Nujood Ali is a simple girl enjoying her childhood in one of the villages in Yemen. She was not really sure of her real age because in the countryside, people do not bother with officially registering their children. Her mother deduced that she is 10 but she may be either 8 or 9. Like any other girl, Nujood loves to play and wants to go to school. However, her childhood came to an end when her father arranged for her to be married to a man thrice her age. Forced to stop schooling (she was just starting her second year) and uprooted from her family, she was taken by her husband to an isolated village where she experienced abuse – raped by her husband and physically abused by her mother-in-law. When Nujood cannot endure much longer, she escaped and went directly to the courthouse and bravely asked the judge for a divorce. The process was a terrible ordeal for Nujood but she was able to finally obtain her freedom, with the help of local advocates.

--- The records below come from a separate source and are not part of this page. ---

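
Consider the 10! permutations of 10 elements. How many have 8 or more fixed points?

46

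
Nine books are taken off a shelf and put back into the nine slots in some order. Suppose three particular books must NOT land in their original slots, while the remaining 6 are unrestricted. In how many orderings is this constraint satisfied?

256320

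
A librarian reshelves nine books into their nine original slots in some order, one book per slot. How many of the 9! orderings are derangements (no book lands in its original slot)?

133496

!9 is the nearest integer to 9!/e.
9! = 362880, and 362880/e ≈ 133496.09, so !9 = 133496.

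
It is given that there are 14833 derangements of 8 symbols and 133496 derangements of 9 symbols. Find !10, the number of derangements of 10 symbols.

1334961

!10 = (10-1)·(!9 + !8) = 9·(133496 + 14833) = 9·148329 = 1334961.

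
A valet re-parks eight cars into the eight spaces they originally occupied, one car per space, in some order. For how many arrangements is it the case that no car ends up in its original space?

14833

!8 is the nearest integer to 8!/e.
8! = 40320, and 40320/e ≈ 14832.90, so !8 = 14833.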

The book is an autobiography written by Nujood and translated by Delphine Minoui. She recounts her experiences in a simple and direct manner, which makes one pause and remember that it is indeed a child narrating her story. I find such simplicity and directness heart wrenching for it clearly shows Nujood’s vulnerability and innocence. But what’s more admirable and striking with this slip of a girl is her courage while going through an almost insurmountable task. She had the courage to break free from Yemen’s age-old tradition of early-forced-arranged marriages and to challenge such practice, which is still prevalent until today. Her story and her triumph paved the way for child-brides who are in similar circumstances to fight for their rights and even demand their freedom. Furthermore, she was named a “Glamour Woman of the Year in 2008” alongside Hillary Clinton, Nicole Kidman and Condoleeza Rice.
Reading this book made me remember a book entitled, A Thousand Splendid Suns, which also delves in child-brides and their plight, many of whom are in abusive relationships. Nujood’s story gave a concrete “face” to those countless and faceless girls-women.